Neste seu último livro, Klein defende que é preciso vincular a luta contra as
mudanças climáticas ao combate à pobreza e à injustiça racial. “Não dá para primeiro
salvar o planeta e depois lutar contra a pobreza, o racismo e a violência
contra as mulheres”, arremata.
No
contexto atual, Klein traça um paralelo entre a forte depressão econômica que marcou
a década de 1930 nos Estados Unidos e a grave crise sanitária que estamos vivendo,
para justificar a urgência de um novo pacto verde, que ao mesmo tempo possa reequilibrar
o clima e promover justiça social.
Uma
série de medidas, entre elas, pesados investimentos públicos voltados para grandes obras
de infraestrutura, foram implementadas pelo governo de Franklin Roosevelt, ajudando
a economia norte-americana a se recuperar da crise de superprodução e
especulação financeira eclodida em 1929. Este conjunto de medidas socioeconômicas
foi o New Deal, ao qual Naomi Klein faz referência.
Sobre
o futuro da democracia liberal, a autora do best-seller No Logo (A
Tirania das Marcas, de 1999) diz que os países que melhor enfrentaram a
pandemia –Nova Zelândia, Islândia e Coreia do Sul– não sacrificaram o sistema
de governo democrático. Ela afirma que “é uma visão equivocada achar que a
gestão da crise passa pelo autoritarismo”, lembrando que Pequim omitiu dados
sobre a evolução da epidemia naquele país.
Vários
dirigentes autoritários demoraram para tomar medidas de enfrentamento da crise
sanitária e dissimularam informações. “China, EUA, Israel, Hungria, Brasil,
Filipinas e Índia se aproveitam da crise para reforçar seus poderes, sem levar
a cabo uma gestão eficaz do combate à pandemia”, ressalta.
“É
possível administrar a crise com autoridade, mas respeitando a democracia, sem
segundas intenções nem bodes expiatórios, sem violar quaisquer direitos e
governando por consenso; este perfil de dirigente existe e são principalmente
as mulheres [referindo-se às mandatárias da Islândia e Nova Zelândia]”, conclui
Naomi Klein.
Questionada sobre a dificuldade de ativismo social para além das redes sociais, imposta pela pandemia, Klein explica que é uma situação temporária, e devemos aproveitar o isolamento para melhor nos prepararmos para a mobilização popular.

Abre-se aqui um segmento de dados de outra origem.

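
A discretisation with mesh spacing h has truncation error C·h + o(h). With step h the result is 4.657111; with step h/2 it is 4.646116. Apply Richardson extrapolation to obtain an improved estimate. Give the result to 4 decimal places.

Extrapolated value = (2·A(h/2) − A(h)) / (2 − 1)
= (2·4.646116 − 4.657111) / 1
= 4.635121 / 1 = 4.635121

4.6351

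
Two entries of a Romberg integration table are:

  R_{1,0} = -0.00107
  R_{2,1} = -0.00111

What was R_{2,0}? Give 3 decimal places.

-0.001

From R_{2,1} = (4·R_{2,0} − R_{1,0})/3, solve for R_{2,0}:
4·R_{2,0} = 3·(-0.00111) + (-0.00107) = -0.00440
R_{2,0} = -0.00110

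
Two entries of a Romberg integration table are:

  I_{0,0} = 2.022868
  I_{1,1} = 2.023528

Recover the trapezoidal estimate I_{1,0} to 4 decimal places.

From I_{1,1} = (4·I_{1,0} − I_{0,0})/3, solve for I_{1,0}:
4·I_{1,0} = 3·2.023528 + 2.022868 = 8.093452
I_{1,0} = 2.023363

2.0234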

“Nos Estados Unidos, enfermeiras, funcionários de supermercados e dos correios fizeram greve para garantir condições de trabalho seguras, a obtenção de máscaras e outros equipamentos de proteção individual”, lembra. Ela diz que são estes trabalhadores que norteiam a mobilização futura. “Devemos nos preparar para o momento de voltar às ruas. Muita coisa está acontecendo na web, como vídeo-conferências e reuniões online para discutir possíveis ações.”
“É possível imaginar e organizar uma mobilização maior do que aquela após a crise de 2008. Temos outros mecanismos além da greve, que já estão sendo usados via internet, como a educação política e a criação de novos vínculos entre as pessoas; devemos garantir que este ativismo continue. O isolamento social não será eterno”, complementa.
Para Naomi Klein, devemos aprender com o fracasso dos anos seguintes à crise financeira, de 2009 a 2011, quando houve na Europa uma forte rejeição às políticas de austeridade. “Só que a indignação não deu lugar a um novo modelo econômico, que se sustentasse não na produção de bens de consumo, mas no bem estar social, no cuidado das pessoas e do meio ambiente.”
“Chegou a hora de sermos mais ambiciosos: devemos não só rejeitar a austeridade que tende a se impor [no contexto dessa pandemia e após], mas construir um modelo diferente”, conclui a ativista social e ambiental.